By moving the bank, the government argued, it could prevent the Huthi/Saleh bloc from using central bank funds for its war effort, while allowing the bank to dispense public-sector salaries nationally and stabilise the economy. The bank in Aden has printed much-needed currency to address the liquidity crisis (a move that was blocked by the Hadi government when the bank was in Sanaa); at least 160 billion Yemeni riyals (approximately $640 million) have been delivered to Aden as part of a 400-billion riyal ($1.6 billion) order from a printing company in Russia.
However, there is little transparency as to how the money has been disbursed. Moreover, since the relocation, some salaries have been paid in the south but far fewer in the north, and the banking system has all but collapsed, putting additional pressures on the supply side, as commodity importers can no longer access letters of credit.
More worrying yet, the government has not received a much-needed injection of foreign currency Hadi supporters expected would come from Gulf backers once the bank moved. The small amount of domestic revenue that is generated is not being deposited in central bank accounts, as the country’s various administrative centres are acting autonomously. Neither Huthi/Saleh-controlled territories nor Marib governorate, which is technically controlled by the Hadi government and is the main producer of oil and gas for Yemeni consumption, are making revenues available to the central bank in Aden. The Hadi government is also not depositing oil export revenues from the Masila basin in Hadramout, which came back online in August 2016, and is instead using an external account in Saudi Arabia with no oversight of expenditures.

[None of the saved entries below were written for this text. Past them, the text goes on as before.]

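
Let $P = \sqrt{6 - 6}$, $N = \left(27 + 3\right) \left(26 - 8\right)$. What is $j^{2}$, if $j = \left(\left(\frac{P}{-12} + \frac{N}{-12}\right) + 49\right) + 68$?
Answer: $5184$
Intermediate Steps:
$N = 540$ ($N = 30 \cdot 18 = 540$)
$P = 0$ ($P = \sqrt{0} = 0$)
$j = 72$ ($j = \left(\left(\frac{0}{-12} + \frac{540}{-12}\right) + 49\right) + 68 = \left(\left(0 \left(- \frac{1}{12}\right) + 540 \left(- \frac{1}{12}\right)\right) + 49\right) + 68 = \left(\left(0 - 45\right) + 49\right) + 68 = \left(-45 + 49\right) + 68 = 4 + 68 = 72$)
$j^{2} = 72^{2} = 5184$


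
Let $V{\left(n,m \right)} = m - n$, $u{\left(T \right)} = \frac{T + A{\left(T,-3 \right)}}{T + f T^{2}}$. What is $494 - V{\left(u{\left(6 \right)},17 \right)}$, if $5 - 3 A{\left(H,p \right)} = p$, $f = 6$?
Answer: $\frac{158854}{333} \approx 477.04$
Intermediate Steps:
$A{\left(H,p \right)} = \frac{5}{3} - \frac{p}{3}$
$u{\left(T \right)} = \frac{\frac{8}{3} + T}{T + 6 T^{2}}$ ($u{\left(T \right)} = \frac{T + \left(\frac{5}{3} - -1\right)}{T + 6 T^{2}} = \frac{T + \left(\frac{5}{3} + 1\right)}{T + 6 T^{2}} = \frac{T + \frac{8}{3}}{T + 6 T^{2}} = \frac{\frac{8}{3} + T}{T + 6 T^{2}}$)
$494 - V{\left(u{\left(6 \right)},17 \right)} = 494 - \left(17 - \frac{\frac{8}{3} + 6}{6 \left(1 + 6 \cdot 6\right)}\right) = 494 - \left(17 - \frac{1}{6} \frac{1}{1 + 36} \cdot \frac{26}{3}\right) = 494 - \left(17 - \frac{1}{6} \cdot \frac{1}{37} \cdot \frac{26}{3}\right) = 494 - \left(17 - \frac{13}{333}\right) = 494 - \frac{5648}{333} = \frac{158854}{333}$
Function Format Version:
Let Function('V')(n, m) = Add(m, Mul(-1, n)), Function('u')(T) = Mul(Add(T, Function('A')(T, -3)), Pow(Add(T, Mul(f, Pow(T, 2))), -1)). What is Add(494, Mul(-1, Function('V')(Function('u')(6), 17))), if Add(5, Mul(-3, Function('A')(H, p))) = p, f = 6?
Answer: Rational(158854, 333) ≈ 477.04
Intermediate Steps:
Function('A')(H, p) = Add(Rational(5, 3), Mul(Rational(-1, 3), p))
Function('u')(T) = Mul(Pow(Add(T, Mul(6, Pow(T, 2))), -1), Add(Rational(8, 3), T)) (Function('u')(T) = Mul(Add(T, Add(Rational(5, 3), Mul(Rational(-1, 3), -3))), Pow(Add(T, Mul(6, Pow(T, 2))), -1)) = Mul(Add(T, Add(Rational(5, 3), 1)), Pow(Add(T, Mul(6, Pow(T, 2))), -1)) = Mul(Add(T, Rational(8, 3)), Pow(Add(T, Mul(6, Pow(T, 2))), -1)) = Mul(Add(Rational(8, 3), T), Pow(Add(T, Mul(6, Pow(T, 2))), -1)) = Mul(Pow(Add(T, Mul(6, Pow(T, 2))), -1), Add(Rational(8, 3), T)))
Add(494, Mul(-1, Function('V')(Function('u')(6), 17))) = Add(494, Mul(-1, Add(17, Mul(-1, Mul(Pow(6, -1), Pow(Add(1, Mul(6, 6)), -1), Add(Rational(8, 3), 6)))))) = Add(494, Mul(-1, Add(17, Mul(-1, Mul(Rational(1, 6), Pow(Add(1, 36), -1), Rational(26, 3)))))) = Add(494, Mul(-1, Add(17, Mul(-1, Mul(Rational(1, 6), Pow(37, -1), Rational(26, 3)))))) = Add(494, Mul(-1, Add(17, Mul(-1, Mul(Rational(1, 6), Rational(1, 37), Rational(26, 3)))))) = Add(494, Mul(-1, Add(17, Mul(-1, Rational(13, 333))))) = Add(494, Mul(-1, Add(17, Rational(-13, 333)))) = Add(494, Mul(-1, Rational(5648, 333))) = Add(494, Rational(-5648, 333)) = Rational(158854, 333)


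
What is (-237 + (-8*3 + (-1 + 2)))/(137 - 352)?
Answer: 52/43 ≈ 1.2093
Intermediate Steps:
(-237 + (-8*3 + (-1 + 2)))/(137 - 352) = (-237 + (-24 + 1))/(-215) = (-237 - 23)*(-1/215) = -260*(-1/215) = 52/43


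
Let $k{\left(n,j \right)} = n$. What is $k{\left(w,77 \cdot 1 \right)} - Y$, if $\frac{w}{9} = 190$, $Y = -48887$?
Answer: $50597$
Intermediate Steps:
$w = 1710$ ($w = 9 \cdot 190 = 1710$)
$k{\left(w,77 \cdot 1 \right)} - Y = 1710 - -48887 = 1710 + 48887 = 50597$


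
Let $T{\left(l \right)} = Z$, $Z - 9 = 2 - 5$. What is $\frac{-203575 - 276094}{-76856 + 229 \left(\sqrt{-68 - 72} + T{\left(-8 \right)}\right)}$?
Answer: $\frac{18103187729}{2852437032} + \frac{109844201 i \sqrt{35}}{2852437032} \approx 6.3466 + 0.22782 i$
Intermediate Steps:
$Z = 6$ ($Z = 9 + \left(2 - 5\right) = 9 - 3 = 6$)
$T{\left(l \right)} = 6$
$\frac{-203575 - 276094}{-76856 + 229 \left(\sqrt{-68 - 72} + T{\left(-8 \right)}\right)} = \frac{-203575 - 276094}{-76856 + 229 \left(\sqrt{-68 - 72} + 6\right)} = - \frac{479669}{-76856 + 229 \left(\sqrt{-140} + 6\right)} = - \frac{479669}{-76856 + 229 \left(2 i \sqrt{35} + 6\right)} = - \frac{479669}{-76856 + 229 \left(6 + 2 i \sqrt{35}\right)} = - \frac{479669}{-76856 + \left(1374 + 458 i \sqrt{35}\right)} = - \frac{479669}{-75482 + 458 i \sqrt{35}}$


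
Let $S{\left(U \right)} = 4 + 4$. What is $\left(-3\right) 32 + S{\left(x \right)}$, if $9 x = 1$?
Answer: $-88$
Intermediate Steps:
$x = \frac{1}{9}$ ($x = \frac{1}{9} \cdot 1 = \frac{1}{9} \approx 0.11111$)
$S{\left(U \right)} = 8$
$\left(-3\right) 32 + S{\left(x \right)} = \left(-3\right) 32 + 8 = -96 + 8 = -88$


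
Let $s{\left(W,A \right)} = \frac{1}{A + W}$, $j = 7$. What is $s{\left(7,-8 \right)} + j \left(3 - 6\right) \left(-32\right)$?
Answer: $671$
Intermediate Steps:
$s{\left(7,-8 \right)} + j \left(3 - 6\right) \left(-32\right) = \frac{1}{-8 + 7} + 7 \left(3 - 6\right) \left(-32\right) = \frac{1}{-1} + 7 \left(-3\right) \left(-32\right) = -1 - -672 = -1 + 672 = 671$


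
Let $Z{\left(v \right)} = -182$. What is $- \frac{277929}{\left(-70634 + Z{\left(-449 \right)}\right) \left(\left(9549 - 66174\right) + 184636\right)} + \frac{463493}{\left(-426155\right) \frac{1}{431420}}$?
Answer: $- \frac{362536829266095837113}{772638360391456} \approx -4.6922 \cdot 10^{5}$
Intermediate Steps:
$- \frac{277929}{\left(-70634 + Z{\left(-449 \right)}\right) \left(\left(9549 - 66174\right) + 184636\right)} + \frac{463493}{\left(-426155\right) \frac{1}{431420}} = - \frac{277929}{\left(-70634 - 182\right) \left(\left(9549 - 66174\right) + 184636\right)} + \frac{463493}{\left(-426155\right) \frac{1}{431420}} = - \frac{277929}{\left(-70816\right) \left(-56625 + 184636\right)} + \frac{463493}{\left(-426155\right) \frac{1}{431420}} = - \frac{277929}{\left(-70816\right) 128011} + \frac{463493}{- \frac{85231}{86284}} = - \frac{277929}{-9065226976} + 463493 \left(- \frac{86284}{85231}\right) = \left(-277929\right) \left(- \frac{1}{9065226976}\right) - \frac{39992030012}{85231} = \frac{277929}{9065226976} - \frac{39992030012}{85231} = - \frac{362536829266095837113}{772638360391456}$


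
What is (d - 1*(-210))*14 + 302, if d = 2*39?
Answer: 4334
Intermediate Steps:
d = 78
(d - 1*(-210))*14 + 302 = (78 - 1*(-210))*14 + 302 = (78 + 210)*14 + 302 = 288*14 + 302 = 4032 + 302 = 4334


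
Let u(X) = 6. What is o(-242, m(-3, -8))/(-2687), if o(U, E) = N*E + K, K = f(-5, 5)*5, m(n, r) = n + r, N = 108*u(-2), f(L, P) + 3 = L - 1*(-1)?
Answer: 7163/2687 ≈ 2.6658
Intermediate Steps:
f(L, P) = -2 + L (f(L, P) = -3 + (L - 1*(-1)) = -3 + (L + 1) = -3 + (1 + L) = -2 + L)
N = 648 (N = 108*6 = 648)
K = -35 (K = (-2 - 5)*5 = -7*5 = -35)
o(U, E) = -35 + 648*E (o(U, E) = 648*E - 35 = -35 + 648*E)
o(-242, m(-3, -8))/(-2687) = (-35 + 648*(-3 - 8))/(-2687) = (-35 + 648*(-11))*(-1/2687) = (-35 - 7128)*(-1/2687) = -7163*(-1/2687) = 7163/2687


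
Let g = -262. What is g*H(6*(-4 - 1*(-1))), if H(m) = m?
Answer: 4716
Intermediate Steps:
g*H(6*(-4 - 1*(-1))) = -1572*(-4 - 1*(-1)) = -1572*(-4 + 1) = -1572*(-3) = -262*(-18) = 4716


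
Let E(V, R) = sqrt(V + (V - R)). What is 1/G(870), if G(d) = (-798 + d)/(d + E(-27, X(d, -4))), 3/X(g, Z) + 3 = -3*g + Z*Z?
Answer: 145/12 + I*sqrt(7432455)/26712 ≈ 12.083 + 0.10206*I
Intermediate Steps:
X(g, Z) = 3/(-3 + Z**2 - 3*g) (X(g, Z) = 3/(-3 + (-3*g + Z*Z)) = 3/(-3 + (-3*g + Z**2)) = 3/(-3 + (Z**2 - 3*g)) = 3/(-3 + Z**2 - 3*g))
E(V, R) = sqrt(-R + 2*V)
G(d) = (-798 + d)/(d + sqrt(-54 + 3/(-13 + 3*d))) (G(d) = (-798 + d)/(d + sqrt(-(-3)/(3 - 1*(-4)**2 + 3*d) + 2*(-27))) = (-798 + d)/(d + sqrt(-(-3)/(3 - 1*16 + 3*d) - 54)) = (-798 + d)/(d + sqrt(-(-3)/(3 - 16 + 3*d) - 54)) = (-798 + d)/(d + sqrt(-(-3)/(-13 + 3*d) - 54)) = (-798 + d)/(d + sqrt(3/(-13 + 3*d) - 54)) = (-798 + d)/(d + sqrt(-54 + 3/(-13 + 3*d))))
1/G(870) = 1/((-798 + 870)/(870 + sqrt(3)*sqrt((235 - 54*870)/(-13 + 3*870)))) = 1/(72/(870 + sqrt(3)*sqrt((235 - 46980)/(-13 + 2610)))) = 1/(72/(870 + sqrt(3)*sqrt(-46745/2597))) = 1/(72/(870 + sqrt(3)*(I*sqrt(2477485)/371))) = 1/(72/(870 + I*sqrt(7432455)/371)) = 145/12 + I*sqrt(7432455)/26712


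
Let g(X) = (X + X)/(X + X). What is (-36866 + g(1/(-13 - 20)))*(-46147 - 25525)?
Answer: 2642188280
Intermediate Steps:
g(X) = 1 (g(X) = (2*X)/((2*X)) = (2*X)*(1/(2*X)) = 1)
(-36866 + g(1/(-13 - 20)))*(-46147 - 25525) = (-36866 + 1)*(-46147 - 25525) = -36865*(-71672) = 2642188280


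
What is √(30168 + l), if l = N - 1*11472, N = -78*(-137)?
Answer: √29382 ≈ 171.41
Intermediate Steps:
N = 10686
l = -786 (l = 10686 - 1*11472 = 10686 - 11472 = -786)
√(30168 + l) = √(30168 - 786) = √29382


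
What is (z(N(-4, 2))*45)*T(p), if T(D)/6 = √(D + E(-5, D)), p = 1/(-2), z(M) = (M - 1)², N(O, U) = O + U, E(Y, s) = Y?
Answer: 1215*I*√22 ≈ 5698.9*I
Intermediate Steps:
z(M) = (-1 + M)²
p = -½ (p = 1*(-½) = -½ ≈ -0.50000)
T(D) = 6*√(-5 + D) (T(D) = 6*√(D - 5) = 6*√(-5 + D))
(z(N(-4, 2))*45)*T(p) = ((-1 + (-4 + 2))²*45)*(6*√(-5 - ½)) = ((-1 - 2)²*45)*(6*√(-11/2)) = ((-3)²*45)*(6*(I*√22/2)) = (9*45)*(3*I*√22) = 405*(3*I*√22) = 1215*I*√22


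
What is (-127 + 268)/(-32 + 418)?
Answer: 141/386 ≈ 0.36528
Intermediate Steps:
(-127 + 268)/(-32 + 418) = 141/386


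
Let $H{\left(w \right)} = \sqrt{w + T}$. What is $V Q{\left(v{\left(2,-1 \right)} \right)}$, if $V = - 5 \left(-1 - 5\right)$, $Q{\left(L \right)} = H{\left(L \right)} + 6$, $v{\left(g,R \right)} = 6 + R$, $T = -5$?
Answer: $180$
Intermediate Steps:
$H{\left(w \right)} = \sqrt{-5 + w}$ ($H{\left(w \right)} = \sqrt{w - 5} = \sqrt{-5 + w}$)
$Q{\left(L \right)} = 6 + \sqrt{-5 + L}$ ($Q{\left(L \right)} = \sqrt{-5 + L} + 6 = 6 + \sqrt{-5 + L}$)
$V = 30$ ($V = \left(-5\right) \left(-6\right) = 30$)
$V Q{\left(v{\left(2,-1 \right)} \right)} = 30 \left(6 + \sqrt{-5 + \left(6 - 1\right)}\right) = 30 \left(6 + \sqrt{-5 + 5}\right) = 30 \left(6 + \sqrt{0}\right) = 30 \left(6 + 0\right) = 30 \cdot 6 = 180$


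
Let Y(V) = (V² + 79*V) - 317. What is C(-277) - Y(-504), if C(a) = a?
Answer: -214160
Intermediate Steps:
Y(V) = -317 + V² + 79*V
C(-277) - Y(-504) = -277 - (-317 + (-504)² + 79*(-504)) = -277 - (-317 + 254016 - 39816) = -277 - 1*213883 = -277 - 213883 = -214160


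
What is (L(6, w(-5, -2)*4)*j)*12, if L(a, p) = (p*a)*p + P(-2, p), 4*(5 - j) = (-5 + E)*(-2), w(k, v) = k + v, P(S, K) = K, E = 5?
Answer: 280560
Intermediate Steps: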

In the absence of access to foreign exchange, pumping additional riyals into the market would create inflationary pressures.
Addressing the looming famine is a complex challenge that requires immediate action to prevent a worsening of the situation and to deliver lifesaving assistance to those most in need. Yemenis are set to starve as a result of the financial consequences of the war, but this trend can still be arrested and even reversed if political actors choose to do so. The following steps are urgent:
The Saudi-led coalition should halt plans to invade the port of Hodeida.
The Huthi/Saleh authorities, the Yemeni government and the Saudi-led
coalition should work with the UN envoy to reach a deal that allows
technocrats in the central bank in Aden and Sanaa to devise a plan for
the resumption of public-sector salaries nationally,
disbursement of social-welfare cash transfers to the poorest Yemenis and performance of basic banking functions free of political interference until a comprehensive political settlement is reached.
- To be successful, these stopgap measures ultimately must be supplemented and supported by a ceasefire and peace agreement that allow Yemenis the chance to rebuild state institutions and the economy.